A public notice in their window was all the warning that Abigail Chambers and Emily Miller received when they learned that their business, Kaya Coffee House, was facing relocation.

“Someone showed up at our shop with a big yellow notice and said, ‘you need to put this in your window,’” Chambers said. “We had no idea prior to that about a sale, rezoning or anything that’s now going on.”

Located on the corner of South University Drive and East Bellows Street, Kaya Coffee House has been a tenant in the old SBX Bookstore building for more than 15 years. Brad Ballein, the building’s owner, is in talks to sell the property to local developer Rick McGuirk.

The deal may hinge upon whether the property can be rezoned from a commercial area to a residential zone. McGuirk, the operations manager of United Apartments, wants to redevelop the property into multi-family residential units, and requested the rezoning on behalf of Ballein.

The Mount Pleasant Planning Commission recommended the rezoning request at its Jan. 5 meeting and the proposal now goes to the City Commission.

Commissioners must hold a public hearing before deciding on the matter. The earliest date the hearing could be scheduled for is on their first meeting in February. If the commission approves the request, it would take 30 days for the rezoning to take effect.

McGuirk has been working on the purchase of the SBX building since fall and said the property’s location is what interested him.
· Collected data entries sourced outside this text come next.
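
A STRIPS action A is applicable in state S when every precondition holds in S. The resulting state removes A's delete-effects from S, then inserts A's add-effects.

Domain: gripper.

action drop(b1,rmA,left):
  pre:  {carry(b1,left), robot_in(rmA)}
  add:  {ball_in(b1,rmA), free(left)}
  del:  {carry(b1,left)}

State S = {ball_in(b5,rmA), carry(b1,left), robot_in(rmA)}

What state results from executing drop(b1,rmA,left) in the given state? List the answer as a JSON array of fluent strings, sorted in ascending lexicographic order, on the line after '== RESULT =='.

Progress:
  pre ⊆ S: {carry(b1,left), robot_in(rmA)} ⊆ S  — applicable
  S \ del = {ball_in(b5,rmA), robot_in(rmA)}
  ∪ add   = {ball_in(b1,rmA), ball_in(b5,rmA), free(left), robot_in(rmA)}

== RESULT ==
["ball_in(b1,rmA)", "ball_in(b5,rmA)", "free(left)", "robot_in(rmA)"]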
He said the building’s history of vacancies and being surrounded by residential areas has left the property commercially unviable.

“When you look big picture and at the surrounding area, you could conclude that a multi-family housing unit close to the university would make the most sense,” McGuirk said. “I have no problem at all with Kaya Coffee (House) and I want to see them successful. I’m just working to come up with the best options for that property that make sense.”

Chambers and Miller took ownership of Kaya in 2015, almost a year after the SBX closed. If the sale goes through, Kaya would have 90 days to relocate, Miller said.

“We have met with a realtor and are meeting with another,” Chambers added. “Obviously, we want as much as we can to stay where we are. We took ownership to keep this place as original as when it was founded.”

Chambers and Miller frequented the coffee shop during their time as students at Central Michigan University and said they would prefer the building be converted into a mixed-use facility.

A mixed-use arrangement allows businesses and renters to share a property. 

With Mount Pleasant’s current zoning ordinance, and the lack of parking near the building, there isn’t an effective way to make the building mixed-use, said City Planner Jacob Kain. Mount Pleasant is taking steps to implement a new zoning code, but the process could take anywhere from six to 12 months.

There is very little information available about what that new code would include or how it will be implemented, Kain said.

“But with this new code I’m expecting that all properties in the city, including this one, will receive new designations,” he added.

Since news of the possible sale of the building broke, Kaya has received hundreds of phone calls voicing support, Miller said.

“It’s a testament to how much it means to students in the university,” Chambers added. “The amount of support from alumni and current students show that this place is an icon.”

Miller and Chambers said that Kaya has been doing well financially, but during the Jan. 5 Planning Commission meeting, Commissioner Tim Driessnack, who once owned a coffee shop, highlighted the difficulty of competing with the university and the lack of demand in the area.

“Markets change,” Driessnack said. “There may be some mixed commercial and residential use but it’s going to be market-driven. From my personal experience it would be very tough and as a developer, I would be afraid of it.”